Но может, раньше, между двух революций? На рубеже веков?.. Однако капитализация России, конечно, страну перестаивала, да и современники иначе как переломными эти годы и не называли. Что уж говорить о пореформенной России, когда «все переворотилось» (Л.Н. Толстой) и никак не могло уложиться!.. Но таковыми были и время Екатерины II, и Петра I, и время раскола при Алексее Михайловиче, и Смутное время, и период от Ивана III до Ивана IV (избавление от татарского ига и первое вхождение в европейские сношения), даже двести пятьдесят лет татарского владычества – это время накопления сил и растущего перевеса Москвы. А удельная раздробленность, а Крещение Руси, а становление русской государственности (862) – все указывает на постоянные изменения и переход из одного качественного состояния в другое.

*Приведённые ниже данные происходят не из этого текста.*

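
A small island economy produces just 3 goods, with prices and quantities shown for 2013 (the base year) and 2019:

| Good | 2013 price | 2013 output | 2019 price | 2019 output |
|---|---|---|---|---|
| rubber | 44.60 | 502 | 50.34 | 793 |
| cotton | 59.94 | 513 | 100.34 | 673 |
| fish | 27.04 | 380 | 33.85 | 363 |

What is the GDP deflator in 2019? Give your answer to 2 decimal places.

Nominal GDP 2019 = 50.34·793 + 100.34·673 + 33.85·363 = 119735.99.
Real GDP 2019 (at 2013 prices) = 44.60·793 + 59.94·673 + 27.04·363 = 85522.94.
Deflator = Nominal/Real × 100 = 119735.99/85522.94 × 100 = 140.005.

140.00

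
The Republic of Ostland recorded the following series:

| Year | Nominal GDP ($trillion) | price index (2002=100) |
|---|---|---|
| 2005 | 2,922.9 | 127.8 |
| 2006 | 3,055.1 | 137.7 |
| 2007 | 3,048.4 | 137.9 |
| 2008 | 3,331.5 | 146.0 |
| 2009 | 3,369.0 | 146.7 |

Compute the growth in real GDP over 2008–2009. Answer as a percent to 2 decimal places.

Real GDP 2008 = 3331.5/1.460 = 2281.85.
Real GDP 2009 = 3369.0/1.467 = 2296.52.
Change = 2296.52/2281.85 − 1 = 0.0064.

0.64%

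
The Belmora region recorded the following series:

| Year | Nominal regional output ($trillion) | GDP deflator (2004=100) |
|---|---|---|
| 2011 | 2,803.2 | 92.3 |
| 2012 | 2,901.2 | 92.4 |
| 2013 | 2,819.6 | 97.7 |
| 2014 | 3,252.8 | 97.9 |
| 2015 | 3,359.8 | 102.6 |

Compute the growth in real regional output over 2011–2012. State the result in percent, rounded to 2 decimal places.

3.38%

Real regional output 2011 = 2803.2/0.923 = 3037.05.
Real regional output 2012 = 2901.2/0.924 = 3139.83.
Change = 3139.83/3037.05 − 1 = 0.0338.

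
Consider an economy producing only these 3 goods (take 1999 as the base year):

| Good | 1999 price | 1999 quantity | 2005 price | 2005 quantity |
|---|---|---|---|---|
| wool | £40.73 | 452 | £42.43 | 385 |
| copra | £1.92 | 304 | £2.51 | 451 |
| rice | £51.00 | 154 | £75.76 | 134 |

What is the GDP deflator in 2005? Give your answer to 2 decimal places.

Nominal GDP 2005 = 42.43·385 + 2.51·451 + 75.76·134 = 27619.40.
Real GDP 2005 (at 1999 prices) = 40.73·385 + 1.92·451 + 51.00·134 = 23380.97.
Deflator = Nominal/Real × 100 = 27619.40/23380.97 × 100 = 118.128.

118.13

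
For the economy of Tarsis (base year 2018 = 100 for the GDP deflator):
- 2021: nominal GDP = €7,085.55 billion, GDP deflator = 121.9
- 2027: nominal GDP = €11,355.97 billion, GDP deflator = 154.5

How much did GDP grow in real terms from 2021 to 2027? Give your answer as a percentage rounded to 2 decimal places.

Real GDP 2021 = 7085.55 / 1.219 = 5812.59.
Real GDP 2027 = 11355.97 / 1.545 = 7350.14.
Real growth = 7350.14 / 5812.59 − 1 = 0.2645.

26.45%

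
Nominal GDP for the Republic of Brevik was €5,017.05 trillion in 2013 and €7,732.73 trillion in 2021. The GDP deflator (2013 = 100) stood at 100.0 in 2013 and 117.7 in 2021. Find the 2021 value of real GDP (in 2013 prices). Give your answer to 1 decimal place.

€6,569.9 trillion

Real GDP = Nominal / (GDP deflator/100) = 7732.73 / 1.177 = 6569.86.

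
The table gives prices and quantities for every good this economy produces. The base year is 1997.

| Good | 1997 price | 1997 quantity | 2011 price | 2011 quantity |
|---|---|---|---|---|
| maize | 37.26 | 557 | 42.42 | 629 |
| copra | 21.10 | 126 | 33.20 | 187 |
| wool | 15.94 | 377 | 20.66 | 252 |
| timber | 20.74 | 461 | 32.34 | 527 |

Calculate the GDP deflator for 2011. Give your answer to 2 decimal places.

130.27

Nominal GDP 2011 = 42.42·629 + 33.20·187 + 20.66·252 + 32.34·527 = 55140.08.
Real GDP 2011 (at 1997 prices) = 37.26·629 + 21.10·187 + 15.94·252 + 20.74·527 = 42329.10.
Deflator = Nominal/Real × 100 = 55140.08/42329.10 × 100 = 130.265.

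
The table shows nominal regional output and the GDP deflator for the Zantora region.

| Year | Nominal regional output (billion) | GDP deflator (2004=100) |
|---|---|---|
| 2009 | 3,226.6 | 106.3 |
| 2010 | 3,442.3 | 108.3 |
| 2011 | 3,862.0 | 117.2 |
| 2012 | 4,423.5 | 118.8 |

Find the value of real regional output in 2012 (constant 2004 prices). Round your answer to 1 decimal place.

Real regional output 2012 = 4423.5 / 1.188 = 3723.48.

3,723.5 billion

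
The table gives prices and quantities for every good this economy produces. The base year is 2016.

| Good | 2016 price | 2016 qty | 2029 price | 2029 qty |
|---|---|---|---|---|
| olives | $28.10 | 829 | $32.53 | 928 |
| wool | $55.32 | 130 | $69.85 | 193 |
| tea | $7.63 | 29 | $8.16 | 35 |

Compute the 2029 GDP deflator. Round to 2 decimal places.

Nominal GDP 2029 = 32.53·928 + 69.85·193 + 8.16·35 = 43954.49.
Real GDP 2029 (at 2016 prices) = 28.10·928 + 55.32·193 + 7.63·35 = 37020.61.
Deflator = Nominal/Real × 100 = 43954.49/37020.61 × 100 = 118.730.

118.73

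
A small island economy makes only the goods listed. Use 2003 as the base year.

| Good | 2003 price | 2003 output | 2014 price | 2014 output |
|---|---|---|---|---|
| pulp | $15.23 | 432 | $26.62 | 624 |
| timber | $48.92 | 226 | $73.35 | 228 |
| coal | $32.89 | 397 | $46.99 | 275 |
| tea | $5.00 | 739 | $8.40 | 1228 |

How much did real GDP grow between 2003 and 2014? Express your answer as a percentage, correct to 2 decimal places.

4.23%

Real GDP 2003 = Nominal GDP 2003 = 15.23·432 + 48.92·226 + 32.89·397 + 5.00·739 = 34387.61.
Real GDP 2014 (at 2003 prices) = 15.23·624 + 48.92·228 + 32.89·275 + 5.00·1228 = 35842.03.
Real growth = 35842.03/34387.61 − 1 = 0.0423.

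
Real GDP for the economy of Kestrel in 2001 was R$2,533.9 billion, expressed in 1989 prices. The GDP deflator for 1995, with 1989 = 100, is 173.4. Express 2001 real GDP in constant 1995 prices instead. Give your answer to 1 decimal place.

R$4,393.8 billion

Real GDP in 1995 prices = Real GDP in 1989 prices × (P_1995/P_1989) = 2533.9 × 1.734 = 4393.78.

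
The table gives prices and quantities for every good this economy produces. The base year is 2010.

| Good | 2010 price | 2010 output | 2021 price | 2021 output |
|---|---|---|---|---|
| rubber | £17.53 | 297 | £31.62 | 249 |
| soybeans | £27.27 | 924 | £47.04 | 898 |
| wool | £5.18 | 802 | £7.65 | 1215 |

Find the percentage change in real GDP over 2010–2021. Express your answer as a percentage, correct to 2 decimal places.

1.70%

Real GDP 2010 = Nominal GDP 2010 = 17.53·297 + 27.27·924 + 5.18·802 = 34558.25.
Real GDP 2021 (at 2010 prices) = 17.53·249 + 27.27·898 + 5.18·1215 = 35147.13.
Real growth = 35147.13/34558.25 − 1 = 0.0170.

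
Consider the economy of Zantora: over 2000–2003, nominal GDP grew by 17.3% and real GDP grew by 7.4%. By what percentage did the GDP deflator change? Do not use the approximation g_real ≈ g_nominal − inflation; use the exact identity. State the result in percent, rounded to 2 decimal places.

9.22%

(1 + g_nom) = (1 + g_real)(1 + π), so π = 1.1730 / 1.0740 − 1 = 0.09218.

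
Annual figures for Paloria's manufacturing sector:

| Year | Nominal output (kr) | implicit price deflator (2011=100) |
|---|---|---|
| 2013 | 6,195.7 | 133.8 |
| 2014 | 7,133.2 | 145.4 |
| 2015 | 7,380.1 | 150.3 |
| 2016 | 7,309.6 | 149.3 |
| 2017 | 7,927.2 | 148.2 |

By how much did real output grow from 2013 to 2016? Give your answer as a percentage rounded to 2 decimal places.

Real output 2013 = 6195.7/1.338 = 4630.57.
Real output 2016 = 7309.6/1.493 = 4895.91.
Change = 4895.91/4630.57 − 1 = 0.0573.

5.73%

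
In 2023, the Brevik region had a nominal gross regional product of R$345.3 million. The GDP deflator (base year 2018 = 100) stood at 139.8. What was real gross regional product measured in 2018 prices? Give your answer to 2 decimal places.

Real gross regional product = Nominal / (GDP deflator/100) = 345.3 / 1.398 = 247.00.

R$247.00 million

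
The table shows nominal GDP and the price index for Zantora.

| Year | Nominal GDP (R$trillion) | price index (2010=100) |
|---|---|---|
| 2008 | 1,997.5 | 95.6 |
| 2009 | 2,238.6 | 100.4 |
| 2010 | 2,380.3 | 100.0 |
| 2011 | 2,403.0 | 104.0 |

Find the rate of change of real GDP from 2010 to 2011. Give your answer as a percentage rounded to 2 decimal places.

Real GDP 2010 = 2380.3/1.000 = 2380.30.
Real GDP 2011 = 2403.0/1.040 = 2310.58.
Change = 2310.58/2380.30 − 1 = -0.0293.

-2.93%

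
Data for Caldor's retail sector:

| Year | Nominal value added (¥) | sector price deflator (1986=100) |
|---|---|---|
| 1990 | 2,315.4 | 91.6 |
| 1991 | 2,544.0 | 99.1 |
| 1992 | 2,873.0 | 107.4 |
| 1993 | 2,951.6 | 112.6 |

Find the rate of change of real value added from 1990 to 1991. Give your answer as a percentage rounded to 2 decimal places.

1.56%

Real value added 1990 = 2315.4/0.916 = 2527.73.
Real value added 1991 = 2544.0/0.991 = 2567.10.
Change = 2567.10/2527.73 − 1 = 0.0156.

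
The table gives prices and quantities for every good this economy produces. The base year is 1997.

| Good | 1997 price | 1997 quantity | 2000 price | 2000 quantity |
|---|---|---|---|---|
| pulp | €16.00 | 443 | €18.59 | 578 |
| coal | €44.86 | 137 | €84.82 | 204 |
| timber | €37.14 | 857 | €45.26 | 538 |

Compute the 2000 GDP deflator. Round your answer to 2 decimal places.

Nominal GDP 2000 = 18.59·578 + 84.82·204 + 45.26·538 = 52398.18.
Real GDP 2000 (at 1997 prices) = 16.00·578 + 44.86·204 + 37.14·538 = 38380.76.
Deflator = Nominal/Real × 100 = 52398.18/38380.76 × 100 = 136.522.

136.52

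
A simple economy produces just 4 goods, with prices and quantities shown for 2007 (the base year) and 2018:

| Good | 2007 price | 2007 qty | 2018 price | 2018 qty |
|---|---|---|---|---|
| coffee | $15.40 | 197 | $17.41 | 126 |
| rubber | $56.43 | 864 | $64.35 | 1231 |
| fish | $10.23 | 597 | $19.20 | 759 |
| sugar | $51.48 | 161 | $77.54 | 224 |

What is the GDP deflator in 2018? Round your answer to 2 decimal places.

124.97

Nominal GDP 2018 = 17.41·126 + 64.35·1231 + 19.20·759 + 77.54·224 = 113350.27.
Real GDP 2018 (at 2007 prices) = 15.40·126 + 56.43·1231 + 10.23·759 + 51.48·224 = 90701.82.
Deflator = Nominal/Real × 100 = 113350.27/90701.82 × 100 = 124.970.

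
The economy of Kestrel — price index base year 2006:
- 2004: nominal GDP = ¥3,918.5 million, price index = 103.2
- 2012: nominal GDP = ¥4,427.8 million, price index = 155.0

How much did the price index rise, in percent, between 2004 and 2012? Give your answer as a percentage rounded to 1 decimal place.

Price-level change = 155.0 / 103.2 − 1 = 0.5019.

50.2%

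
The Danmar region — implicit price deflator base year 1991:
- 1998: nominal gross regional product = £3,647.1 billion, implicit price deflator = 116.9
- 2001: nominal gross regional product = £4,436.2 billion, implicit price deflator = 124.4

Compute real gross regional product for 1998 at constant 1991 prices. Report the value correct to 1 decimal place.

£3,119.8 billion

Real gross regional product = Nominal / (implicit price deflator/100) = 3647.1 / 1.169 = 3119.85.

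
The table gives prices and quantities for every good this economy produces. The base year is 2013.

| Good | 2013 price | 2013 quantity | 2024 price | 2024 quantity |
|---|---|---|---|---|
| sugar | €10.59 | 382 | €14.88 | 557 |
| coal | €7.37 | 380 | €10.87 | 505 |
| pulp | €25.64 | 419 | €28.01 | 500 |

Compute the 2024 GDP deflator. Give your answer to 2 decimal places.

Nominal GDP 2024 = 14.88·557 + 10.87·505 + 28.01·500 = 27782.51.
Real GDP 2024 (at 2013 prices) = 10.59·557 + 7.37·505 + 25.64·500 = 22440.48.
Deflator = Nominal/Real × 100 = 27782.51/22440.48 × 100 = 123.805.

123.81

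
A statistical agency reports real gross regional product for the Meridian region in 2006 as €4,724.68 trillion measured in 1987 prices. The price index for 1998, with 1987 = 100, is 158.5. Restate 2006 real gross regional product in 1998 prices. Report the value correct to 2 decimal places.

Real gross regional product in 1998 prices = Real gross regional product in 1987 prices × (P_1998/P_1987) = 4724.68 × 1.585 = 7488.62.

€7,488.62 trillion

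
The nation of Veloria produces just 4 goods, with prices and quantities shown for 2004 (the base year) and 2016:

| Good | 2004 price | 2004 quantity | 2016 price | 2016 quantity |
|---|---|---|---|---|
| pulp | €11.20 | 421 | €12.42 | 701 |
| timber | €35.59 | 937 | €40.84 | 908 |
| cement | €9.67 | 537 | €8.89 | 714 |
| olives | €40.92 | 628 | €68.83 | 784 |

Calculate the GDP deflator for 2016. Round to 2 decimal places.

134.04

Nominal GDP 2016 = 12.42·701 + 40.84·908 + 8.89·714 + 68.83·784 = 106099.32.
Real GDP 2016 (at 2004 prices) = 11.20·701 + 35.59·908 + 9.67·714 + 40.92·784 = 79152.58.
Deflator = Nominal/Real × 100 = 106099.32/79152.58 × 100 = 134.044.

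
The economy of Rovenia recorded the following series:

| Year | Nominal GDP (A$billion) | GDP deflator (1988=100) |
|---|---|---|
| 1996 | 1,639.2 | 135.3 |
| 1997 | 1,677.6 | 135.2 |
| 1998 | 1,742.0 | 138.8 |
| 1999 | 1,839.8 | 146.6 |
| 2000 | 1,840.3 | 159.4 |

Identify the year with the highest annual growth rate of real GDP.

1997

1997: real = 1677.6/1.352 = 1240.83; growth vs 1996 (1211.53) = 2.42%.
1998: real = 1742.0/1.388 = 1255.04; growth vs 1997 (1240.83) = 1.15%.
1999: real = 1839.8/1.466 = 1254.98; growth vs 1998 (1255.04) = 0.00%.
2000: real = 1840.3/1.594 = 1154.52; growth vs 1999 (1254.98) = -8.00%.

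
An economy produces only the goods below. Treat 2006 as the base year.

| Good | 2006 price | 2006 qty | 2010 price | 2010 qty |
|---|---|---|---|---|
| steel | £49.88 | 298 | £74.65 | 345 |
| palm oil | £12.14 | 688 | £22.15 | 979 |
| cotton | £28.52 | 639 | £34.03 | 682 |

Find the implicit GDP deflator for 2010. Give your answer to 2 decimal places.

Nominal GDP 2010 = 74.65·345 + 22.15·979 + 34.03·682 = 70647.56.
Real GDP 2010 (at 2006 prices) = 49.88·345 + 12.14·979 + 28.52·682 = 48544.30.
Deflator = Nominal/Real × 100 = 70647.56/48544.30 × 100 = 145.532.

145.53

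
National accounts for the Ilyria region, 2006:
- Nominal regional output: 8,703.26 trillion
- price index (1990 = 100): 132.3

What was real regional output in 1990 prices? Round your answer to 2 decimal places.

Real regional output = Nominal / (price index/100) = 8703.26 / 1.323 = 6578.43.

6,578.43 trillion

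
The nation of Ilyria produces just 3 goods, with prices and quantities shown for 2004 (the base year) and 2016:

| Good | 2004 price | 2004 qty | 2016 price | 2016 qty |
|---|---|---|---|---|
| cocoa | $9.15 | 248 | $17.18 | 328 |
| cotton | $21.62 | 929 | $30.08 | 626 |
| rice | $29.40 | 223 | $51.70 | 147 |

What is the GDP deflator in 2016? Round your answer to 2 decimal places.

Nominal GDP 2016 = 17.18·328 + 30.08·626 + 51.70·147 = 32065.02.
Real GDP 2016 (at 2004 prices) = 9.15·328 + 21.62·626 + 29.40·147 = 20857.12.
Deflator = Nominal/Real × 100 = 32065.02/20857.12 × 100 = 153.737.

153.74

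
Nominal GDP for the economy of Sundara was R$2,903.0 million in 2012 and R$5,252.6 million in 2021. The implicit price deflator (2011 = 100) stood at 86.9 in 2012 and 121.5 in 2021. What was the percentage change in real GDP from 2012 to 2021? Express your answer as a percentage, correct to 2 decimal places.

Real GDP 2012 = 2903.0 / 0.869 = 3340.62.
Real GDP 2021 = 5252.6 / 1.215 = 4323.13.
Real growth = 4323.13 / 3340.62 − 1 = 0.2941.

29.41%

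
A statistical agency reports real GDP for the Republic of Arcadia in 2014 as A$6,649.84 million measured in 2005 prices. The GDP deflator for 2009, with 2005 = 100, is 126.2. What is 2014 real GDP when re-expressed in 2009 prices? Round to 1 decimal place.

A$8,392.1 million

Real GDP in 2009 prices = Real GDP in 2005 prices × (P_2009/P_2005) = 6649.84 × 1.262 = 8392.10.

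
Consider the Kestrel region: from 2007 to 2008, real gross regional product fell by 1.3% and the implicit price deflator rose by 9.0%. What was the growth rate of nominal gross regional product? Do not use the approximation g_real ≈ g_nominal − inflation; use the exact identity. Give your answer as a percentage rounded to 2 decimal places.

7.58%

(1 + g_nom) = (1 + g_real)(1 + π) = 0.9870 × 1.0900 = 1.07583.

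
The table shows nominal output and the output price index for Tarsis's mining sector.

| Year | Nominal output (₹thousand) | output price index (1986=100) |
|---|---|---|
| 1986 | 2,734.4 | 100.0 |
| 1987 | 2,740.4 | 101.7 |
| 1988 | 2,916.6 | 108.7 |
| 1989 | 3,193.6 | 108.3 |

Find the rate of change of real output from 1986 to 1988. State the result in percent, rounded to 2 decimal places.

Real output 1986 = 2734.4/1.000 = 2734.40.
Real output 1988 = 2916.6/1.087 = 2683.16.
Change = 2683.16/2734.40 − 1 = -0.0187.

-1.87%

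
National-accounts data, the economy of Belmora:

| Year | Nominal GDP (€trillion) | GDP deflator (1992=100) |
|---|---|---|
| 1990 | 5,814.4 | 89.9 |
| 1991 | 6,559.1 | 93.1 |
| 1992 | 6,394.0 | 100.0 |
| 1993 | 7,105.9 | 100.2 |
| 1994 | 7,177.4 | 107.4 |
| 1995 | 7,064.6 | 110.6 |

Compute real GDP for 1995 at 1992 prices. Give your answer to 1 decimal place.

Real GDP 1995 = 7064.6 / 1.106 = 6387.52.

€6,387.5 trillion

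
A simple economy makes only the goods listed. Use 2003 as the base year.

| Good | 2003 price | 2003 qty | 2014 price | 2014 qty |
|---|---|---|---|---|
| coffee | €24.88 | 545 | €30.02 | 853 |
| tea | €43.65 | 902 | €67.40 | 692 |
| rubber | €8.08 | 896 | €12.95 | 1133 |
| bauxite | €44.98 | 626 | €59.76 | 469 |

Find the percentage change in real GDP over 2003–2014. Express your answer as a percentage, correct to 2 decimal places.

-7.53%

Real GDP 2003 = Nominal GDP 2003 = 24.88·545 + 43.65·902 + 8.08·896 + 44.98·626 = 88329.06.
Real GDP 2014 (at 2003 prices) = 24.88·853 + 43.65·692 + 8.08·1133 + 44.98·469 = 81678.70.
Real growth = 81678.70/88329.06 − 1 = -0.0753.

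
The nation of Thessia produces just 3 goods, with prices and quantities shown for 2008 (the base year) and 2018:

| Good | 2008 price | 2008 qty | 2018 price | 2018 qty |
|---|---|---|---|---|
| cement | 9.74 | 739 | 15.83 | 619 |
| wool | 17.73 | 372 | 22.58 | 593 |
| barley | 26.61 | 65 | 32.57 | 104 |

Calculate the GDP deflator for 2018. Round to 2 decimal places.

137.63

Nominal GDP 2018 = 15.83·619 + 22.58·593 + 32.57·104 = 26575.99.
Real GDP 2018 (at 2008 prices) = 9.74·619 + 17.73·593 + 26.61·104 = 19310.39.
Deflator = Nominal/Real × 100 = 26575.99/19310.39 × 100 = 137.625.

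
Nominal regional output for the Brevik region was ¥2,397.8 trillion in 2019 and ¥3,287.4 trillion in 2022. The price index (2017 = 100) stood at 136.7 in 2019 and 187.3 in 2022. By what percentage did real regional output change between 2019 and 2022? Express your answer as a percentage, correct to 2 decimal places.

0.06%

Real regional output 2019 = 2397.8 / 1.367 = 1754.06.
Real regional output 2022 = 3287.4 / 1.873 = 1755.15.
Real growth = 1755.15 / 1754.06 − 1 = 0.0006.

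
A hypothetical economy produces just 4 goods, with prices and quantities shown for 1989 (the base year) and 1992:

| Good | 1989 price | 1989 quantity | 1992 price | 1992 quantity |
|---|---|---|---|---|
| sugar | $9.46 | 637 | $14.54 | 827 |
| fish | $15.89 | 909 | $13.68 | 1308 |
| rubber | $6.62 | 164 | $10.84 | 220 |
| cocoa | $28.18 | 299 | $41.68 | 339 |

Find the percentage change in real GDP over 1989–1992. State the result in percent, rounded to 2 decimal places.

32.14%

Real GDP 1989 = Nominal GDP 1989 = 9.46·637 + 15.89·909 + 6.62·164 + 28.18·299 = 29981.53.
Real GDP 1992 (at 1989 prices) = 9.46·827 + 15.89·1308 + 6.62·220 + 28.18·339 = 39616.96.
Real growth = 39616.96/29981.53 − 1 = 0.3214.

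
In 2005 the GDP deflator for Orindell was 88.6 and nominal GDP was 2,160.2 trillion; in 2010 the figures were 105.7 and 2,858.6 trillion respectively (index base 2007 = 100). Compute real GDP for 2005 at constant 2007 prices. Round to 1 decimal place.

Real GDP = Nominal / (GDP deflator/100) = 2160.2 / 0.886 = 2438.15.

2,438.1 trillion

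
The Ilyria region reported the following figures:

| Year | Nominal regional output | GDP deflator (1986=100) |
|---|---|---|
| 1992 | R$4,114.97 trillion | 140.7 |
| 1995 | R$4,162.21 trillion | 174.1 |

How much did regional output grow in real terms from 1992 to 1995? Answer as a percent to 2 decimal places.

-18.26%

Real regional output 1992 = 4114.97 / 1.407 = 2924.64.
Real regional output 1995 = 4162.21 / 1.741 = 2390.70.
Real growth = 2390.70 / 2924.64 − 1 = -0.1826.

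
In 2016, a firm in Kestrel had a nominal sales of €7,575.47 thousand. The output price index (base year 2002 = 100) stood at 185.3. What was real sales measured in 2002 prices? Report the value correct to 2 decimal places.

€4,088.22 thousand

Real sales = Nominal / (output price index/100) = 7575.47 / 1.853 = 4088.22.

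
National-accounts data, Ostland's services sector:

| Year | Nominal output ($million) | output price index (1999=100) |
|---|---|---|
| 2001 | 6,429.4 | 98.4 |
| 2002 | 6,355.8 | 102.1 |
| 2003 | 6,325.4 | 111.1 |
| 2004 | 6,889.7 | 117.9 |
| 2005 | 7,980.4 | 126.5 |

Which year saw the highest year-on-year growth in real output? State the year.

2002: real = 6355.8/1.021 = 6225.07; growth vs 2001 (6533.94) = -4.73%.
2003: real = 6325.4/1.111 = 5693.43; growth vs 2002 (6225.07) = -8.54%.
2004: real = 6889.7/1.179 = 5843.68; growth vs 2003 (5693.43) = 2.64%.
2005: real = 7980.4/1.265 = 6308.62; growth vs 2004 (5843.68) = 7.96%.

2005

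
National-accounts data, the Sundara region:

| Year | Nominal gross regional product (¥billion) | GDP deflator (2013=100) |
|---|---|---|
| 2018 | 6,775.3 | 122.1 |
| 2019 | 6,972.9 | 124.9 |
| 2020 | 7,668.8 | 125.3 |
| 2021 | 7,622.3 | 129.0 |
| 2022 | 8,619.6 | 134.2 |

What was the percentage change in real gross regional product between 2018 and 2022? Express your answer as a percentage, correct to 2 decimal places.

Real gross regional product 2018 = 6775.3/1.221 = 5548.98.
Real gross regional product 2022 = 8619.6/1.342 = 6422.95.
Change = 6422.95/5548.98 − 1 = 0.1575.

15.75%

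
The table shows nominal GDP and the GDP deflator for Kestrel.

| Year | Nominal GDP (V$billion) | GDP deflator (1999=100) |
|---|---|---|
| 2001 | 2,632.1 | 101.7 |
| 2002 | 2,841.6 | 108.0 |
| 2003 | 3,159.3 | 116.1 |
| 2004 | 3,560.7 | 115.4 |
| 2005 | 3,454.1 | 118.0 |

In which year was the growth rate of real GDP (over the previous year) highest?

2004

2002: real = 2841.6/1.080 = 2631.11; growth vs 2001 (2588.10) = 1.66%.
2003: real = 3159.3/1.161 = 2721.19; growth vs 2002 (2631.11) = 3.42%.
2004: real = 3560.7/1.154 = 3085.53; growth vs 2003 (2721.19) = 13.39%.
2005: real = 3454.1/1.180 = 2927.20; growth vs 2004 (3085.53) = -5.13%.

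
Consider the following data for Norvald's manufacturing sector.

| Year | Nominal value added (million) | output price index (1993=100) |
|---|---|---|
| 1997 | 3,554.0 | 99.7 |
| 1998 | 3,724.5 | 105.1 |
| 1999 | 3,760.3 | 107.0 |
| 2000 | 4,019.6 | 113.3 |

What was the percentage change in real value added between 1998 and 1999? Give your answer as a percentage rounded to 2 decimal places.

Real value added 1998 = 3724.5/1.051 = 3543.77.
Real value added 1999 = 3760.3/1.070 = 3514.30.
Change = 3514.30/3543.77 − 1 = -0.0083.

-0.83%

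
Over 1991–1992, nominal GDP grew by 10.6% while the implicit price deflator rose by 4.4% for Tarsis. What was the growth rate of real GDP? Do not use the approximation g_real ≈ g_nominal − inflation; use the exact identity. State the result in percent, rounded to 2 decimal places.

(1 + g_nom) = (1 + g_real)(1 + π), so g_real = 1.1060 / 1.0440 − 1 = 0.05939.

5.94%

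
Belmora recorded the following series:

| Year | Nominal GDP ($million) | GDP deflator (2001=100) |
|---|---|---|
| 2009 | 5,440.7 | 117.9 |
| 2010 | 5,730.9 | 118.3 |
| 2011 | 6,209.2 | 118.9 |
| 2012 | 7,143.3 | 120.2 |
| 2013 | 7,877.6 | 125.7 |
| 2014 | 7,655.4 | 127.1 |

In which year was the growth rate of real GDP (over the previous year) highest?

2012

2010: real = 5730.9/1.183 = 4844.38; growth vs 2009 (4614.67) = 4.98%.
2011: real = 6209.2/1.189 = 5222.20; growth vs 2010 (4844.38) = 7.80%.
2012: real = 7143.3/1.202 = 5942.85; growth vs 2011 (5222.20) = 13.80%.
2013: real = 7877.6/1.257 = 6266.98; growth vs 2012 (5942.85) = 5.45%.
2014: real = 7655.4/1.271 = 6023.13; growth vs 2013 (6266.98) = -3.89%.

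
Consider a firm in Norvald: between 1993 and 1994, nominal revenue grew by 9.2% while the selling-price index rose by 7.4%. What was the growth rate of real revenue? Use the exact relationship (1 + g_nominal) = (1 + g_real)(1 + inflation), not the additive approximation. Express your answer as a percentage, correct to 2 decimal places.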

В конечном счете, само культурно-географическое положение России между цивилизующейся Европой (кстати, цивилизация – это тоже процесс, постоянное преодоление собственной варварской природы) и пребывающей в равном себе состоянии варварской Степью предполагало постоянный поиск своей самоидентичности, т. е. существование в ситуации некоторого неустойчивого культурного равновесия. Поэтому, на мой взгляд, переходность является константой российской истории. Быть может, это одна из причин, почему проблема поколений вообще существует в России. Как своей переходностью, так и конфликтом поколений она отличается от недвижных азиатско-восточных деспотий и приближается культурно-исторически и типологически к Западной Европе.

2. «У тех Гамлеты, а у нас еще пока Карамазовы»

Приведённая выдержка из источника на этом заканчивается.